Le père des trois filles

Après la mort de leur mère, trois jeunes filles s’occupèrent de leur père avec beaucoup de patience et d’amour, elles vaquaient aux taches ménagères et passaient de longues soirées à discuter et à rire avec leur ensemble. Se suffisant à elles même, elles refusèrent tous les prétendants qui allèrent se plaindre tous au sage du village.

Un jour ce dernier convoqua le vieux père, lui rendit compte de ce qu’il en était et lui exigea de parler à ses filles des bienfaits du  mariage afin de les convaincre à se marier. Une fois à la maison, le père appela ses filles et d’un air autoritaire il lança :

- Mes chères filles, il est grand temps pour vous de fonder une famille et de vivre votre vie ; votre mère dirait la même chose si Dieu l’avait gardait parmi nous.

- Mais nous ne voulons pas nous marier, nous sommes encore bien jeunes et en plus nous n’avons aucune envie de te quitter, rétorqua l’aînée des deux.

- Vous devez accepter, et le premier qui se présente, il sera pour toi, et tes jeunes sœurs suivront par la suite.

- Mais nous n’avons pas trouver le bon, celui qui t’accepte avec nous tout le temps, lui lança la plus jeune.

- C’est faux, il y’a bien d’honnêtes hommes dans ce village qui se feraient une joie d’avoir une grande famille.

- Bien père, comme dans la coutume notre choix importe, nous allons essayer de retenir le prochain prétendant à dîner ; ainsi nous le connaîtrions que mieux, dit la cadette.

Des jours passèrent, et voilà qu’un nouveau prétendant vient demander la main d’une des filles du vieux père, elles préparèrent un gros coq en sauce pour le dîner et l’invitèrent à rester.

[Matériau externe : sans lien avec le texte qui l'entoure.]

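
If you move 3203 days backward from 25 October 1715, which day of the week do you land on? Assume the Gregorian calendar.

First find the weekday of Oct 25, 1715. Doomsday rule: the anchor day for the 1700s is Sunday. For year 15: 15÷12 = 1 r 3, and 3÷4 = 0, so 1+3+0 = 4.
Sunday + 4 ≡ Thursday — that's 1715's doomsday.
In October the doomsday date is Oct 10.
Oct 25 is 15 days after Oct 10; 15 mod 7 = 1, so Thursday + 1 = Friday.
3203 mod 7 = 4, so 3203 days before a Friday is Friday − 4 = Monday.

Monday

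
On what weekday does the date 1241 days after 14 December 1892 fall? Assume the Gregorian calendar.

First find the weekday of Dec 14, 1892. Doomsday rule: the anchor day for the 1800s is Friday. For year 92: 92÷12 = 7 r 8, and 8÷4 = 2, so 7+8+2 = 17.
Friday + 17 ≡ Monday — that's 1892's doomsday.
In December the doomsday date is Dec 12.
Dec 14 is 2 days after Dec 12; 2 mod 7 = 2, so Monday + 2 = Wednesday.
1241 mod 7 = 2, so 1241 days after a Wednesday is Wednesday + 2 = Friday.

Friday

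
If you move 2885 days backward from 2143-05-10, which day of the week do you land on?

May 10, 2143 is a Friday.
2885 mod 7 = 1, so 2885 days before a Friday is Friday − 1 = Thursday.

Thursday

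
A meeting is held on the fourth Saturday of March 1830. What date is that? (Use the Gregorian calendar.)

March 27, 1830

March 1, 1830 is a Monday.
The first Saturday is therefore March 6 (5 days later).
The fourth Saturday is 6 + 3×7 = March 27.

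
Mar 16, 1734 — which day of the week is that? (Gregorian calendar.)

Doomsday rule: the anchor day for the 1700s is Sunday. For year 34: 34÷12 = 2 r 10, and 10÷4 = 2, so 2+10+2 = 14.
Sunday + 14 ≡ Sunday — that's 1734's doomsday.
In March the doomsday date is Mar 14.
Mar 16 is 2 days after Mar 14; 2 mod 7 = 2, so Sunday + 2 = Tuesday.

Tuesday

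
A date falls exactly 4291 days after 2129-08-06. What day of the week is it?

First find the weekday of Aug 6, 2129. Doomsday rule: the anchor day for the 2100s is Sunday. For year 29: 29÷12 = 2 r 5, and 5÷4 = 1, so 2+5+1 = 8.
Sunday + 8 ≡ Monday — that's 2129's doomsday.
In August the doomsday date is Aug 8.
Aug 6 is 2 days before Aug 8; 2 mod 7 = 2, so Monday − 2 = Saturday.
4291 mod 7 = 0, so 4291 days after a Saturday is Saturday + 0 = Saturday.

Saturday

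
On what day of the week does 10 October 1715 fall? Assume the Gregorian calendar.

Thursday

Doomsday rule: the anchor day for the 1700s is Sunday. For year 15: 15÷12 = 1 r 3, and 3÷4 = 0, so 1+3+0 = 4.
Sunday + 4 ≡ Thursday — that's 1715's doomsday.
In October the doomsday date is Oct 10.
Oct 10 is the doomsday itself: Thursday.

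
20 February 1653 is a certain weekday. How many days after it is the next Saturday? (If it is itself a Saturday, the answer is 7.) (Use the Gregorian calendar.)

2

Feb 20, 1653 is a Thursday.
From Thursday to the next Saturday is 2 days.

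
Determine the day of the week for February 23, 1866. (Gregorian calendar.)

Friday

Doomsday rule: the anchor day for the 1800s is Friday. For year 66: 66÷12 = 5 r 6, and 6÷4 = 1, so 5+6+1 = 12.
Friday + 12 ≡ Wednesday — that's 1866's doomsday.
In February the doomsday date is Feb 28 (1866 is not a leap year).
Feb 23 is 5 days before Feb 28; 5 mod 7 = 5, so Wednesday − 5 = Friday.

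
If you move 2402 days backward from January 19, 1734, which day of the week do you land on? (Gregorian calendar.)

Monday

First find the weekday of Jan 19, 1734. Doomsday rule: the anchor day for the 1700s is Sunday. For year 34: 34÷12 = 2 r 10, and 10÷4 = 2, so 2+10+2 = 14.
Sunday + 14 ≡ Sunday — that's 1734's doomsday.
In January the doomsday date is Jan 3 (1734 is not a leap year).
Jan 19 is 16 days after Jan 3; 16 mod 7 = 2, so Sunday + 2 = Tuesday.
2402 mod 7 = 1, so 2402 days before a Tuesday is Tuesday − 1 = Monday.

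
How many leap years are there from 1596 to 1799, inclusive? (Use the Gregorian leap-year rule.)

Multiples of 4 in [1596,1799]: 51.
Of those, multiples of 100: 2 (not leap unless ÷400).
Multiples of 400: 1.
Leap years = 51 − 2 + 1 = 50.

50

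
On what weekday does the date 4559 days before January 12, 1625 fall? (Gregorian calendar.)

First find the weekday of Jan 12, 1625. Doomsday rule: the anchor day for the 1600s is Tuesday. For year 25: 25÷12 = 2 r 1, and 1÷4 = 0, so 2+1+0 = 3.
Tuesday + 3 ≡ Friday — that's 1625's doomsday.
In January the doomsday date is Jan 3 (1625 is not a leap year).
Jan 12 is 9 days after Jan 3; 9 mod 7 = 2, so Friday + 2 = Sunday.
4559 mod 7 = 2, so 4559 days before a Sunday is Sunday − 2 = Friday.

Friday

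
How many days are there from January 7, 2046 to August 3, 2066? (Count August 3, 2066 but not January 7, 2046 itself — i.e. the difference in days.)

7513

Jan 7, 2046 → Jan 7, 2047: 365 days.
Jan 7, 2047 → Jan 7, 2048: 365 days.
Jan 7, 2048 → Jan 7, 2049: 366 days (Feb 29, 2048 is in that span).
Jan 7, 2049 → Jan 7, 2050: 365 days.
Jan 7, 2050 → Jan 7, 2051: 365 days.
Jan 7, 2051 → Jan 7, 2052: 365 days.
Jan 7, 2052 → Jan 7, 2053: 366 days (Feb 29, 2052 is in that span).
Jan 7, 2053 → Jan 7, 2054: 365 days.
Jan 7, 2054 → Jan 7, 2055: 365 days.
Jan 7, 2055 → Jan 7, 2056: 365 days.
Jan 7, 2056 → Jan 7, 2057: 366 days (Feb 29, 2056 is in that span).
Jan 7, 2057 → Jan 7, 2058: 365 days.
Jan 7, 2058 → Jan 7, 2059: 365 days.
Jan 7, 2059 → Jan 7, 2060: 365 days.
Jan 7, 2060 → Jan 7, 2061: 366 days (Feb 29, 2060 is in that span).
Jan 7, 2061 → Jan 7, 2062: 365 days.
Jan 7, 2062 → Jan 7, 2063: 365 days.
Jan 7, 2063 → Jan 7, 2064: 365 days.
Jan 7, 2064 → Jan 7, 2065: 366 days (Feb 29, 2064 is in that span).
Jan 7, 2065 → Jan 7, 2066: 365 days.
Jan 7, 2066 → Feb 7, 2066: 31 days (January has 31).
Feb 7, 2066 → Mar 7, 2066: 28 days (February has 28).
Mar 7, 2066 → Apr 7, 2066: 31 days (March has 31).
Apr 7, 2066 → May 7, 2066: 30 days (April has 30).
May 7, 2066 → Jun 7, 2066: 31 days (May has 31).
Jun 7, 2066 → Jul 7, 2066: 30 days (June has 30).
Jul 7, 2066 → Aug 3, 2066: 27 days.
Total: 7513 days.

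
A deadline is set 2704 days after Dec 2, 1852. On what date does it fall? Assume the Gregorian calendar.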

Une fois la table dressée, elles font appelle à lui pour servir le dîner. Le jeune homme, ne se doutant de rien, se mit à découper le coq. Il servit à l’aînée la cuisse ; la poitrine aux deux jeunes sœurs ; le cou au vieux père et en dernier s’offrit l’autre cuisse.

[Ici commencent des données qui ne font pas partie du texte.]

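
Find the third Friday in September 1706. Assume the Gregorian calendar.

September 17, 1706

September 1, 1706 is a Wednesday.
The first Friday is therefore September 3 (2 days later).
The third Friday is 3 + 2×7 = September 17.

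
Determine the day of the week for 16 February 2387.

Monday

Doomsday rule: the anchor day for the 2300s is Wednesday. For year 87: 87÷12 = 7 r 3, and 3÷4 = 0, so 7+3+0 = 10.
Wednesday + 10 ≡ Saturday — that's 2387's doomsday.
In February the doomsday date is Feb 28 (2387 is not a leap year).
Feb 16 is 12 days before Feb 28; 12 mod 7 = 5, so Saturday − 5 = Monday.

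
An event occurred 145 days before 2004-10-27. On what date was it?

June 4, 2004

−27 → Sep 30, 2004 (end of Sep, 30 days; 118 left).
−30 → Aug 31, 2004 (end of Aug, 31 days; 88 left).
−31 → Jul 31, 2004 (end of Jul, 31 days; 57 left).
−31 → Jun 30, 2004 (end of Jun, 30 days; 26 left).
−26 → Jun 4, 2004.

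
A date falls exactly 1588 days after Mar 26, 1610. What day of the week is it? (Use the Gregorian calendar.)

Thursday

First find the weekday of Mar 26, 1610. Doomsday rule: the anchor day for the 1600s is Tuesday. For year 10: 10÷12 = 0 r 10, and 10÷4 = 2, so 0+10+2 = 12.
Tuesday + 12 ≡ Sunday — that's 1610's doomsday.
In March the doomsday date is Mar 14.
Mar 26 is 12 days after Mar 14; 12 mod 7 = 5, so Sunday + 5 = Friday.
1588 mod 7 = 6, so 1588 days after a Friday is Friday + 6 = Thursday.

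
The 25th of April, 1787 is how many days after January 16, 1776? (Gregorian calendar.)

Jan 16, 1776 → Jan 16, 1777: 366 days (Feb 29, 1776 is in that span).
Jan 16, 1777 → Jan 16, 1778: 365 days.
Jan 16, 1778 → Jan 16, 1779: 365 days.
Jan 16, 1779 → Jan 16, 1780: 365 days.
Jan 16, 1780 → Jan 16, 1781: 366 days (Feb 29, 1780 is in that span).
Jan 16, 1781 → Jan 16, 1782: 365 days.
Jan 16, 1782 → Jan 16, 1783: 365 days.
Jan 16, 1783 → Jan 16, 1784: 365 days.
Jan 16, 1784 → Jan 16, 1785: 366 days (Feb 29, 1784 is in that span).
Jan 16, 1785 → Jan 16, 1786: 365 days.
Jan 16, 1786 → Jan 16, 1787: 365 days.
Jan 16, 1787 → Feb 16, 1787: 31 days (January has 31).
Feb 16, 1787 → Mar 16, 1787: 28 days (February has 28).
Mar 16, 1787 → Apr 16, 1787: 31 days (March has 31).
Apr 16, 1787 → Apr 25, 1787: 9 days.
Total: 4117 days.

4117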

Les trois sœurs se regardèrent et lancèrent au père :

- Vois-tu père, il n’est pas encore ton gendre qu’il se permet de mal te servir. A nous il nous offre les meilleurs morceaux, car il veut gagner notre sympathie et à toi il t’offre de morceau où il y’a le moins de chaire, cela traduit son égoïsme et sa  cupidité.

Le père chassa le prétendant de la maison et remercia ses trois filles pour leur vigilance et leur promit qu’à l’avenir il leur laissera le libre choix de leur vie.


Notes

1 Dominique Casajus. Peau d’âne et autres contes touaregs. L’harmattan, 1985

2 Geneviève Calame-Griaule. Ethnologie et langage. La paroles chez les dogons, 1965.

3 G.C. Griaule. Pour une étude ethnolinguistique des littératures orales africaines. Revue langages n°18, Paris, 1990.

[1] G.C. Griaule. Pour une étude ethnolinguistique des littératures orales africaines. Revue langages n°18, Paris, 1990.

[2] H. Lhote, Vers d’autres Tassili. Arthaud, Paris, 1984.